Помню, как это случилось в первый раз. Мы стремительно мчались по снежной глади. Воздух свистел нам в уши, и, если бы на головах у нас не было мешков со вставкой из слюды, мы задохнулись бы от холодного ветра и обморозили лица. И вот на таком головокружительном бегу Рука-вицын повернул рычагом вал с прикрепленными к нему крыльями, изменив их наклон.

Случилось что-то странное. Мне показалось, что снежная тундра слегка перегнулась впереди нас и стала круто опускаться вниз, а мы между тем продолжали мчаться по прямой линии. Не успел я очнуться, как тундру впереди нас вдруг выперло горой, и она понеслась нам навстречу. Потом перед глазами сверкнуло солнце, промчалось голубой полосой небо, и я почувствовал, что с головой зарылся в снег.

Высвободившись, я увидел, что наши аэросани стоят ребром в снежном сугробе: одно крыло врезалось в снег, а другое торчит к небу. Леша Рукавицын и его отец так же, как и я, копошились в снегу шага на два от меня. Все оказались целы и невредимы и дружно расхохотались, когда поняли, что взлетели на воздух вместе с аэросанями, а потом плюхнулись в снег.

Рассказ об этом приключении дал отцу новый материал для работ и ускорил пробу почти готового аппарата. Все же первые его испытания осуществились только в середине лета, в самый комариный разгар. Впрочем, это было к лучшему, так как в это время тундра совершенно безлюдна.

Неумолчно и неугомонно гудит тогда круглые сутки над землей комариная туча, и некуда от нее скрыться. Стада оленей, как безумные, мечутся по тундре, мчатся к тайге, из тайги опять в тундру, на чистое место, где ветер относит комаров. Но и здесь, на ветру, мало спасенья от ядовитых укусов. Изъеденные в кровь животные в ужасе бросаются в воду, выставляя только морды. Часами они стоят в воде, время от времени окуная головы, при чем наиболее слабые и обессиленные нередко тонут.

Ввиду этого мы заканчивали аппарат в крытом дворе в дыму костров и при свете электричества. Для испытаний в тундре мы надевали специально приготовленные шлемы, передняя часть которых была сделана вся из слюды. Между прочим, сало одомашненных гусей, переработанное под высоким давлением, оказалось превосходной смазкой для машинных частей.

VII

Когда наступили заморозки, совершился первый настоящий полет.

Наш аппарат имел вид утолщенного веретена. Спереди у него было два винта, работавшие одновременно. Ближе к винтам прикреплялись плечи крыльев. Крылья эти хотя и сдвигались к бокам, когда аппарат стоял на земле, но далеко еще не достигали теперешнего их совершенства. Не было и «ноги», а все тело аппарата опиралось на две лыжи, в середине которых было по пяти одинаковых колес, игравших роль полоза.

Это сочетание колес и лыж было рассчитано на бег аппарата зимой по снегу, а летом по илисто-болотистой тундре.

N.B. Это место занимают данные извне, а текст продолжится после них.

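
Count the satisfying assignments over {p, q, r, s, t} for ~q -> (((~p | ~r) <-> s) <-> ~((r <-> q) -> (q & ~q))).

24

Initial set: {(~q -> (((~p | ~r) <-> s) <-> ~((r <-> q) -> (q & ~q))))}.
(~q -> (((~p | ~r) <-> s) <-> ~((r <-> q) -> (q & ~q)))): β-rule — branch into ~~q  //  (((~p | ~r) <-> s) <-> ~((r <-> q) -> (q & ~q))).
  branch 1 (add ~~q):
    ○ open, literals {q=T}.
  branch 2 (add (((~p | ~r) <-> s) <-> ~((r <-> q) -> (q & ~q)))):
    (((~p | ~r) <-> s) <-> ~((r <-> q) -> (q & ~q))): β-rule — branch into ((~p | ~r) <-> s), ~((r <-> q) -> (q & ~q))  //  ~((~p | ~r) <-> s), ~~((r <-> q) -> (q & ~q)).
      branch 2.1 (add ((~p | ~r) <-> s), ~((r <-> q) -> (q & ~q))):
        ~((r <-> q) -> (q & ~q)): α-rule — add (r <-> q), ~(q & ~q).
        ((~p | ~r) <-> s): β-rule — branch into (~p | ~r), s  //  ~(~p | ~r), ~s.
          branch 2.1.1 (add (~p | ~r), s):
            (r <-> q): β-rule — branch into r, q  //  ~r, ~q.
              branch 2.1.1.1 (add r, q):
                ~(q & ~q): β-rule — branch into ~q  //  ~~q.
                  branch 2.1.1.1.1 (add ~q):
                    × closes — contains both q and ~q.
                  branch 2.1.1.1.2 (add ~~q):
                    (~p | ~r): β-rule — branch into ~p  //  ~r.
                      branch 2.1.1.1.2.1 (add ~p):
                        ○ open, literals {p=F, q=T, r=T, s=T}.
                      branch 2.1.1.1.2.2 (add ~r):
                        × closes — contains both r and ~r.
              branch 2.1.1.2 (add ~r, ~q):
                ~(q & ~q): β-rule — branch into ~q  //  ~~q.
                  branch 2.1.1.2.1 (add ~q):
                    (~p | ~r): β-rule — branch into ~p  //  ~r.
                      branch 2.1.1.2.1.1 (add ~p):
                        ○ open, literals {p=F, q=F, r=F, s=T}.
                      branch 2.1.1.2.1.2 (add ~r):
                        ○ open, literals {q=F, r=F, s=T}.
                  branch 2.1.1.2.2 (add ~~q):
                    × closes — contains both q and ~q.
          branch 2.1.2 (add ~(~p | ~r), ~s):
            ~(~p | ~r): α-rule — add ~~p, ~~r.
            (r <-> q): β-rule — branch into r, q  //  ~r, ~q.
              branch 2.1.2.1 (add r, q):
                ~(q & ~q): β-rule — branch into ~q  //  ~~q.
                  branch 2.1.2.1.1 (add ~q):
                    × closes — contains both q and ~q.
                  branch 2.1.2.1.2 (add ~~q):
                    ○ open, literals {p=T, q=T, r=T, s=F}.
              branch 2.1.2.2 (add ~r, ~q):
                × closes — contains both r and ~r.
      branch 2.2 (add ~((~p | ~r) <-> s), ~~((r <-> q) -> (q & ~q))):
        ~((~p | ~r) <-> s): β-rule — branch into (~p | ~r), ~s  //  ~(~p | ~r), s.
          branch 2.2.1 (add (~p | ~r), ~s):
            ~~((r <-> q) -> (q & ~q)): β-rule — branch into ~(r <-> q)  //  (q & ~q).
              branch 2.2.1.1 (add ~(r <-> q)):
                (~p | ~r): β-rule — branch into ~p  //  ~r.
                  branch 2.2.1.1.1 (add ~p):
                    ~(r <-> q): β-rule — branch into r, ~q  //  ~r, q.
                      branch 2.2.1.1.1.1 (add r, ~q):
                        ○ open, literals {p=F, q=F, r=T, s=F}.
                      branch 2.2.1.1.1.2 (add ~r, q):
                        ○ open, literals {p=F, q=T, r=F, s=F}.
                  branch 2.2.1.1.2 (add ~r):
                    ~(r <-> q): β-rule — branch into r, ~q  //  ~r, q.
                      branch 2.2.1.1.2.1 (add r, ~q):
                        × closes — contains both r and ~r.
                      branch 2.2.1.1.2.2 (add ~r, q):
                        ○ open, literals {q=T, r=F, s=F}.
              branch 2.2.1.2 (add (q & ~q)):
                (q & ~q): α-rule — add q, ~q.
                × closes — contains both q and ~q.
          branch 2.2.2 (add ~(~p | ~r), s):
            ~(~p | ~r): α-rule — add ~~p, ~~r.
            ~~((r <-> q) -> (q & ~q)): β-rule — branch into ~(r <-> q)  //  (q & ~q).
              branch 2.2.2.1 (add ~(r <-> q)):
                ~(r <-> q): β-rule — branch into r, ~q  //  ~r, q.
                  branch 2.2.2.1.1 (add r, ~q):
                    ○ open, literals {p=T, q=F, r=T, s=T}.
                  branch 2.2.2.1.2 (add ~r, q):
                    × closes — contains both r and ~r.
              branch 2.2.2.2 (add (q & ~q)):
                (q & ~q): α-rule — add q, ~q.
                × closes — contains both q and ~q.
9 branches closed, 9 open.
Each open branch fixes some atoms; the unmentioned ones are free. Counting distinct full assignments: branch {q=T} (p, r, s, t) contributes 16 new; branch {p=F, q=T, r=T, s=T} (t) contributes 0 new; branch {p=F, q=F, r=F, s=T} (t) contributes 2 new; branch {q=F, r=F, s=T} (p, t) contributes 2 new; branch {p=T, q=T, r=T, s=F} (t) contributes 0 new; branch {p=F, q=F, r=T, s=F} (t) contributes 2 new; branch {p=F, q=T, r=F, s=F} (t) contributes 0 new; branch {q=T, r=F, s=F} (p, t) contributes 0 new; branch {p=T, q=F, r=T, s=T} (t) contributes 2 new. Total: 24.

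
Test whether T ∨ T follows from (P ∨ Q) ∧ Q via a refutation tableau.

No

Initial set: {((P ∨ Q) ∧ Q); ¬(T ∨ T)}.
((P ∨ Q) ∧ Q): α-rule — add (P ∨ Q), Q.
¬(T ∨ T): α-rule — add ¬T, ¬T.
(P ∨ Q): β-rule — branch into P  //  Q.
  branch 1 (add P):
    ○ open, literals {P=true, Q=true, T=false}.
  branch 2 (add Q):
    ○ open, literals {Q=true, T=false}.
0 branches closed, 2 open.
An open branch gives a countermodel: P=true, Q=true, T=false (unmentioned atoms arbitrary); the premises hold there but the conclusion fails.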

Если же аппарату пришлось бы спускаться или подниматься на твердой почве, то он мог катиться на колесах, которые наполовину выступали из-под лыж.

В хвостовой части, где были рули подъема, спуска и поворачивания в стороны, имелась еще одна лыжа с колесами, но на более низкой подставке, чем первые две. Такое положение подставок давало летящую посадку аппарату, когда он стоял на земле.

Я не помню других подробностей этой потом сильно измененной машины, носившей имя «Борьба». Но я помню ясно, что отцом уже тогда были точно сформулированы два основных правила:

1) При увеличении линейных размеров летательного аппарата в два раза, необходимо силу двигателя увеличивать в восемь раз.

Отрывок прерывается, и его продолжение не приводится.